The result is Friends as Family (Beacon Press, 282 pages, $14.50) a thoughtful look at the new family forms. A major virtue of "the chosen family," Lindsey writes, is that it's "a custom-made, not off-the-rack, structure. As such, it is the most revolutionary, and hence most demanding form of family."
In the forefront of the movement, she says, are single people and homosexuals.
"Often the people who set out to create a family are past 30, unmarried and childless, coming to terms with living as single people in a coupled society. Not surprisingly, some were lesbians or gay men, who felt that their sexual preference not only precluded their living in a traditional family structure, but also weakened, and in some cases severed, their ties with parents and siblings."
Economics also plays a part, particularly for singles and the elderly. "Since many single people can no longer afford to live alone, there's a trend toward communal, familial living among many different ages and types of people."
For people who grew up in large families, geography may be the reason.
"Your family may be on the West Coast, and you may live in the East," she says. "So you seek out older people, or children or folks your own age to recreate that extended family you miss." For those people who choose not to have children, "this is a way to become related to a child."
Friends who are family usually fit at least one of two criteria. "One is history," she says. "These are people with whom you've shared intense experiences in your lives."

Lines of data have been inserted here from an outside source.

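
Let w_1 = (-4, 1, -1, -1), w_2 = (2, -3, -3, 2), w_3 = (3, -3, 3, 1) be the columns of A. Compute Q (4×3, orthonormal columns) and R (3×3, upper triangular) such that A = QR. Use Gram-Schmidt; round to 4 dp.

Q = [[-0.9177, -0.0231, -0.3404], [0.2294, -0.5432, -0.7543], [-0.2294, -0.7744, 0.5593], [-0.2294, 0.3236, 0.0479]], R = [[4.3589, -2.2942, -4.3589], [0.0000, 4.5538, -0.4392], [0.0000, 0.0000, 2.9677]]

e_1 = w_1/‖w_1‖ = (-4, 1, -1, -1)/4.3589 = (-0.9177, 0.2294, -0.2294, -0.2294).
r_{12} = e_1·w_2 = -2.2942.
u_2 = w_2 + 2.2942·e_1 = (-0.1053, -2.4737, -3.5263, 1.4737).
‖u_2‖ = 4.5538, so e_2 = (-0.0231, -0.5432, -0.7744, 0.3236).
r_{13} = e_1·w_3 = -4.3589; r_{23} = e_2·w_3 = -0.4392.
u_3 = w_3 + 4.3589·e_1 + 0.4392·e_2 = (-1.0102, -2.2386, 1.6599, 0.1421).
‖u_3‖ = 2.9677, so e_3 = (-0.3404, -0.7543, 0.5593, 0.0479).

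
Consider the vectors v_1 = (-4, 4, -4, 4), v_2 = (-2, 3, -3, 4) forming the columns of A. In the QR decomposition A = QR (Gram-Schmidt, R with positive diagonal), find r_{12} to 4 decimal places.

r_{12} = 6.0000

v_1 = (-4, 4, -4, 4); ‖v_1‖ = 8.0000, so q_1 = (-0.5000, 0.5000, -0.5000, 0.5000).
r_{12} = q_1·v_2 = 6.0000.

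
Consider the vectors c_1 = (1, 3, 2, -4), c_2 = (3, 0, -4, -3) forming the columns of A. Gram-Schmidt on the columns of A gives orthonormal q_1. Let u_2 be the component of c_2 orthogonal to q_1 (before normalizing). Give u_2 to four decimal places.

u_2 = (2.7667, -0.7000, -4.4667, -2.0667)

c_1 = (1, 3, 2, -4); ‖c_1‖ = 5.4772, so q_1 = (0.1826, 0.5477, 0.3651, -0.7303).
q_1·c_2 = 0.1826·3 + 0.5477·0 + 0.3651·(-4) + (-0.7303)·(-3) = 1.2780.
u_2 = c_2 − 1.2780·q_1 = (2.7667, -0.7000, -4.4667, -2.0667).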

The second she calls "crisis assumption. They are the people you'd call at 4 in the morning for an emergency, and you know they'd be there for you. These are people you feel bonded to. Even if you haven't seen them in 20 years, you get together and the connection is still there."
While a chosen family provides many of the same benefits of a biological family -- love, belonging, caring -- Lindsey claims it carries less pressure. "If you do something your parents disapprove of they may feel responsible and wonder what they did wrong. With friends your actions don't have that same impact.
"It's more a relationship among equals, possibly because you do have the option to leave. If you're my friend and you're getting too bossy, I may decide you're not my friend after all."
Familial friends also "share different parts of your history. Your biological family may always consider you the baby. But to your chosen family you may be a wise older friend."
No name has evolved for the nonbiological family, claims Lindsey, "because to some people it threatens the supremacy of the nuclear family . . . a kind of unconscious and unacknowledged resistance."
"We have metaphors -- 'She's like a second mother' or 'He's the brother I never had' -- but no single word to describe the relationship.
"Our culture says you have family or loneliness . . . It's a good way of blackmailing people into traditional families."
Written and unwritten laws reinforce this "blood-is-thicker-than-water myth," she says. "You may not be able to get off work if your friend has a heart attack, but you probably could if it was your uncle. Many towns and cities have zoning ordinances limiting the number of unrelated individuals who can share a household."
Despite these obstacles, "People will continue to create alternatives to the traditional family," Lindsey predicts.
"Personally I don't think it will destroy the structure of the heterosexual, monogamous couple raising their kids. But I do think the trend says you don't have to be married or related to people to love them at that deep, intimate level."